Once Dumbledore had made his solemn exit, Remus sat, in the little living room of the cottage his had inherited from his parents, in a bewildered silence for some minutes...hours...he wasn't really sure, before he finally pulled the photograph out from his pocket and looked down at the cheerful faces that were beaming back at him. He had spent some time attempting to tell himself that his friends had not really gone, that he had not truly been abandoned, because the photograph had still been there in his pocket, he could still draw strength from it, recalling that Lily, James and Peter at least had cared for him, believed in him...

But then he had looked down at their smiles and their waving and found himself quite overcome with emotion. The image had swum horribly before him as tears blurred his vision and at that moment Remus knew that he could not bear to look upon the image, nor have it in his pocket where it would surely pierce his heart and leave him in agonizing despair.

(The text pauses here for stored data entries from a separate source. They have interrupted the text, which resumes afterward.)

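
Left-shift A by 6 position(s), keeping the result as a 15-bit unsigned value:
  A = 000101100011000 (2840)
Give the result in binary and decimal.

Shift left by 6: drop the top 6 bit(s), append 6 zero(s) on the right.
  000101100011000  ->  discard [000101], keep [100011000], append 000000
= 100011000000000

Answer: 100011000000000 (17920)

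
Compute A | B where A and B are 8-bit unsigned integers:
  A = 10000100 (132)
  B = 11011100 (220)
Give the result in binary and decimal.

Apply | to each column (1 where either bit is 1):
  10000100
| 11011100
----------
  11011100

Answer: 11011100 (220)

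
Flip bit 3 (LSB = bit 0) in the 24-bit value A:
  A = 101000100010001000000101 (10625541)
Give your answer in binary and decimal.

Mask = 1 << 3 = 000000000000000000001000
Bit 3 of A is 0; XOR with the mask flips it to 1.
  101000100010001000000101
^ 000000000000000000001000
--------------------------
  101000100010001000001101

Answer: 101000100010001000001101 (10625549)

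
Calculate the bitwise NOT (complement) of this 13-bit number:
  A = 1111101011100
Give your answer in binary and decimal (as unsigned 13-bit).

Flip each bit (0->1, 1->0):
  1111101011100
  0000010100011

Answer: 0000010100011 (163)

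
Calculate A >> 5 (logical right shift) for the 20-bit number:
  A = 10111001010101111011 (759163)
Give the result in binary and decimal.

Logical shift right by 5: drop the bottom 5 bit(s), prepend 5 zero(s) on the left.
  10111001010101111011  ->  keep [101110010101011], discard [11011], prepend 00000
= 00000101110010101011

Answer: 00000101110010101011 (23723)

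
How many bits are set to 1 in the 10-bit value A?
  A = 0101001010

0101001010
1-bits at positions (from bit 0 = LSB): 1, 3, 6, 8
Count = 4

Answer: 4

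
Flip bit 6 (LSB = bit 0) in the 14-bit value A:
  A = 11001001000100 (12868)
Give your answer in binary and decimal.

Mask = 1 << 6 = 00000001000000
Bit 6 of A is 1; XOR with the mask flips it to 0.
  11001001000100
^ 00000001000000
----------------
  11001000000100

Answer: 11001000000100 (12804)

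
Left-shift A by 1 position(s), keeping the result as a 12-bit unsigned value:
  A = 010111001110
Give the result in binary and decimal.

Shift left by 1: drop the top 1 bit(s), append 1 zero(s) on the right.
  010111001110  ->  discard [0], keep [10111001110], append 0
= 101110011100

Answer: 101110011100 (2972)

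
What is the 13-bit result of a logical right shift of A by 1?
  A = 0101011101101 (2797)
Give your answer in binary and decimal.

Logical shift right by 1: drop the bottom 1 bit(s), prepend 1 zero(s) on the left.
  0101011101101  ->  keep [010101110110], discard [1], prepend 0
= 0010101110110

Answer: 0010101110110 (1398)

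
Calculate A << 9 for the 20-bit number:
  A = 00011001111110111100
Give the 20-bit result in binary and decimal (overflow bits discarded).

Shift left by 9: drop the top 9 bit(s), append 9 zero(s) on the right.
  00011001111110111100  ->  discard [000110011], keep [11110111100], append 000000000
= 11110111100000000000

Answer: 11110111100000000000 (1013760)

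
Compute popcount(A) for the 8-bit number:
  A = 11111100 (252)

11111100
1-bits at positions (from bit 0 = LSB): 2, 3, 4, 5, 6, 7
Count = 6

Answer: 6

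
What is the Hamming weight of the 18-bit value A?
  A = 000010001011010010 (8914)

000010001011010010
1-bits at positions (from bit 0 = LSB): 1, 4, 6, 7, 9, 13
Count = 6

Answer: 6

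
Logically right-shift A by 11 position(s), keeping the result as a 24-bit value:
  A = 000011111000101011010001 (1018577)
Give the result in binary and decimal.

Logical shift right by 11: drop the bottom 11 bit(s), prepend 11 zero(s) on the left.
  000011111000101011010001  ->  keep [0000111110001], discard [01011010001], prepend 00000000000
= 000000000000000111110001

Answer: 000000000000000111110001 (497)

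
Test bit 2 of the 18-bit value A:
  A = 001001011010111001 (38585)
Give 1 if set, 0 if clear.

Bit 2 is the 3rd from the right.
  001001011010111001
                 ^
That bit is 0.

Answer: 0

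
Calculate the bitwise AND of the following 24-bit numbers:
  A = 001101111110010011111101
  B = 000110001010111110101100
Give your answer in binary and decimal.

Apply & to each column (1 only where both bits are 1):
  001101111110010011111101
& 000110001010111110101100
--------------------------
  000100001010010010101100

Answer: 000100001010010010101100 (1090732)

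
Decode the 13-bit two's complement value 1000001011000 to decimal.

MSB is 1, so the value is negative. Find the magnitude:
1. Invert bits:  0111110100111
2. Add 1:        0111110101000  = 4008
3. Apply sign:   -4008

Answer: -4008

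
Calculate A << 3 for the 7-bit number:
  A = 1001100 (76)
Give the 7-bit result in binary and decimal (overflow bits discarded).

Shift left by 3: drop the top 3 bit(s), append 3 zero(s) on the right.
  1001100  ->  discard [100], keep [1100], append 000
= 1100000

Answer: 1100000 (96)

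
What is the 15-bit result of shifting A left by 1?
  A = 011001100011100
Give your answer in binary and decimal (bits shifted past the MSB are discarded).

Shift left by 1: drop the top 1 bit(s), append 1 zero(s) on the right.
  011001100011100  ->  discard [0], keep [11001100011100], append 0
= 110011000111000

Answer: 110011000111000 (26168)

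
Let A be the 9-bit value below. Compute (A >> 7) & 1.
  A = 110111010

Bit 7 is the 8th from the right.
  110111010
   ^
That bit is 1.

Answer: 1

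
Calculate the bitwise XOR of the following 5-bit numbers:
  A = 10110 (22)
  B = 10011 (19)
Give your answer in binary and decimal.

Apply ^ to each column (1 where bits differ):
  10110
^ 10011
-------
  00101

Answer: 00101 (5)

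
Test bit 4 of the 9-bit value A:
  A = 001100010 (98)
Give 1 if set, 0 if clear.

Bit 4 is the 5th from the right.
  001100010
      ^
That bit is 0.

Answer: 0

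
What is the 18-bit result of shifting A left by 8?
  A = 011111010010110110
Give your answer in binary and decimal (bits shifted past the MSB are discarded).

Shift left by 8: drop the top 8 bit(s), append 8 zero(s) on the right.
  011111010010110110  ->  discard [01111101], keep [0010110110], append 00000000
= 001011011000000000

Answer: 001011011000000000 (46592)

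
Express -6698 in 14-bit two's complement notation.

1. Binary of +6698:  01101000101010
2. Invert bits:     10010111010101
3. Add 1:           10010111010110

Answer: 10010111010110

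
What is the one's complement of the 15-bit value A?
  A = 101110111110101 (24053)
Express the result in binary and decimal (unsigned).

Flip each bit (0->1, 1->0):
  101110111110101
  010001000001010

Answer: 010001000001010 (8714)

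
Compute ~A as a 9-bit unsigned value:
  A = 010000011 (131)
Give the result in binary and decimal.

Flip each bit (0->1, 1->0):
  010000011
  101111100

Answer: 101111100 (380)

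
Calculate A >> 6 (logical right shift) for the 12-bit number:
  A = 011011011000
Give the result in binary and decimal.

Logical shift right by 6: drop the bottom 6 bit(s), prepend 6 zero(s) on the left.
  011011011000  ->  keep [011011], discard [011000], prepend 000000
= 000000011011

Answer: 000000011011 (27)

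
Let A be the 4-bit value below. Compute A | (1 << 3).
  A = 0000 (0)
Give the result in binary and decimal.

Mask = 1 << 3 = 1000
Bit 3 of A is 0, so OR-ing with the mask flips it to 1.
  0000
| 1000
------
  1000

Answer: 1000 (8)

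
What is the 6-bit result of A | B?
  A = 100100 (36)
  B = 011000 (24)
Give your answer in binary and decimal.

Apply | to each column (1 where either bit is 1):
  100100
| 011000
--------
  111100

Answer: 111100 (60)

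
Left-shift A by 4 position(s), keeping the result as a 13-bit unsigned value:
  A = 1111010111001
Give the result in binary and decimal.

Shift left by 4: drop the top 4 bit(s), append 4 zero(s) on the right.
  1111010111001  ->  discard [1111], keep [010111001], append 0000
= 0101110010000

Answer: 0101110010000 (2960)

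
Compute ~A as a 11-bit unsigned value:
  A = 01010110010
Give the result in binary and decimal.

Flip each bit (0->1, 1->0):
  01010110010
  10101001101

Answer: 10101001101 (1357)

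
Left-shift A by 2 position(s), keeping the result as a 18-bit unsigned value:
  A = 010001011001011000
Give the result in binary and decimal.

Shift left by 2: drop the top 2 bit(s), append 2 zero(s) on the right.
  010001011001011000  ->  discard [01], keep [0001011001011000], append 00
= 000101100101100000

Answer: 000101100101100000 (22880)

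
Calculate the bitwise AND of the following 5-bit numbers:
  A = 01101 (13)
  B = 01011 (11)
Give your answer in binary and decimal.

Apply & to each column (1 only where both bits are 1):
  01101
& 01011
-------
  01001

Answer: 01001 (9)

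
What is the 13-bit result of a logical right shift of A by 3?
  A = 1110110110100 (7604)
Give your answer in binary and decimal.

Logical shift right by 3: drop the bottom 3 bit(s), prepend 3 zero(s) on the left.
  1110110110100  ->  keep [1110110110], discard [100], prepend 000
= 0001110110110

Answer: 0001110110110 (950)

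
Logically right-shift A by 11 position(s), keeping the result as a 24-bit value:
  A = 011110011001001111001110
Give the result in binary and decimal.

Logical shift right by 11: drop the bottom 11 bit(s), prepend 11 zero(s) on the left.
  011110011001001111001110  ->  keep [0111100110010], discard [01111001110], prepend 00000000000
= 000000000000111100110010

Answer: 000000000000111100110010 (3890)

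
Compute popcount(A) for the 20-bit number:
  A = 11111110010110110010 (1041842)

11111110010110110010
1-bits at positions (from bit 0 = LSB): 1, 4, 5, 7, 8, 10, 13, 14, 15, 16, 17, 18, 19
Count = 13

Answer: 13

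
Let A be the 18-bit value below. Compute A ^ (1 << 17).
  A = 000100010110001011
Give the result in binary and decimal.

Mask = 1 << 17 = 100000000000000000
Bit 17 of A is 0; XOR with the mask flips it to 1.
  000100010110001011
^ 100000000000000000
--------------------
  100100010110001011

Answer: 100100010110001011 (148875)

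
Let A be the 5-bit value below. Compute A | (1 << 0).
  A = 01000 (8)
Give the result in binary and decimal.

Mask = 1 << 0 = 00001
Bit 0 of A is 0, so OR-ing with the mask flips it to 1.
  01000
| 00001
-------
  01001

Answer: 01001 (9)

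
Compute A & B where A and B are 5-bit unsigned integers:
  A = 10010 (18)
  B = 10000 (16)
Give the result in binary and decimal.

Apply & to each column (1 only where both bits are 1):
  10010
& 10000
-------
  10000

Answer: 10000 (16)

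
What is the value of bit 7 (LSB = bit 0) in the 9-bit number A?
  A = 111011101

Bit 7 is the 8th from the right.
  111011101
   ^
That bit is 1.

Answer: 1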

And so it was that Remus Lupin reached for the wand that he had set down upon the coffee table, grip upon the handle desperately determined, pressed the trembling tip to the middle of the paper and, with a single choked word, did one thing that he would always live to regret:

"Evanesco!"

The frozen memory had disappeared forever.

Remus had expected some sort of relief. He had thought that accepting his loss would be easier without the constant reminder of what he had lost being tucked into his pocket.

It took mere hours for him to realise that he had thought wrong. For, so used to the press of paper against cotton and the slight sound of them brushing together was he, that he was forever acutely aware that the photograph was gone.

Just like Lily and James.

And what comfort did he have when he felt low? Not their smiles, not a reminder of better times, not the reassurance that he was capable of true happiness.

Nothing.

Nothing at all.

And so it was that Remus Lupin found himself regretting one single thing forever: the emptiness in his pocket.